I've been handed a massive dataset and feel hopelessly lost after 12 hours of work.
The data:
- Shell measurements from ~3400 lab snails raised at three different temperatures. Sourced from 3 cities, and 2 habitats within those cities.
- Dependent variable = continuous; snail shell size in cm (n=~3400)
Independent variables = city (Key Largo, Miami, Jacksonville), habitat (marsh or beach), and rearing temp (26, 28, or 30 degrees C).

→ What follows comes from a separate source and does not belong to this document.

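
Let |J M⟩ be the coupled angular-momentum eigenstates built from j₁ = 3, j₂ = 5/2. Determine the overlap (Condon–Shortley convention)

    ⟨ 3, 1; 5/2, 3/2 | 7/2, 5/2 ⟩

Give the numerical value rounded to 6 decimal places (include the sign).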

- Random effect = snail colony (n=~200)
Hypotheses:
- Shell sizes are larger in beaches than marshes
- Shell sizes decrease with increasing latitude
What I need to do in ggplot2:
Plot the 3 temps on the x axis, and shell size on the y axis
Plot the means of each group with error bars
Make a line connecting the group means
- Have two or three lines on the same graph
What I need to do statistically:
- Run a test that will give me a p-value for the above 2 hypotheses and other potential relationships
What I've tried to get means and SE:
I just get a "+" sign when using this code:
summarySE <- function(data=NULL, measurevar, groupvars=NULL, na.rm=FALSE, conf.interval=.95, .drop=TRUE) { require(plyr) #New version of length which can handle NA's: if na.rm==T, don't count them length2 <- function (x, na.rm=FALSE) { if (na.rm) sum(!is.na(x)) else length(x) } # This is does the summary; it's not easy to understand... datac <- ddply(data, groupvars, .drop=.drop, .fun= function(xx, col, na.rm) { c( N = length2(xx[,col], na.rm=na.rm), mean = mean (xx[,col], na.rm=na.rm), sd = sd (xx[,col], na.rm=na.rm) ) }, measurevar, na.rm )
What I've tried graphically:
Used concatenate to make a vector of the means, and tried to graph using:
qplot(temp,wl,data=cleant, facets=.~habitat, geom=c("point","smooth"), method="lm")
But I can't connect the means, add SE, or put a best fit line through
Analyses I've tried:
I made a mixed-effects model:
model <- lme(shell.size ~habitat * temp *city, random = ~1|colony, data = FL.snails)
And ran an anova:
anova(model, type = 'marginal')
But I have no idea if that tests my hypotheses.
There are so many relationships and hierarchies it's making my head spin. With 2 habitats, 3 cities, and 3 temps, I'm overwhelmed with all the possible combinations of things to test for.
Any help with any of the above would be infinitely appreciated. I am really having a hard time.
Here is the abbreviated dput
28L, 28L,....., 28L, 26L,...... 26L, 26L, 30L,...... 30L, ..........0.683, 1.283)), .Names = c("colony", "individual", "city", "habitat", "temp", "shell.size"), class = "data.frame", row.names = c(NA, -5471L))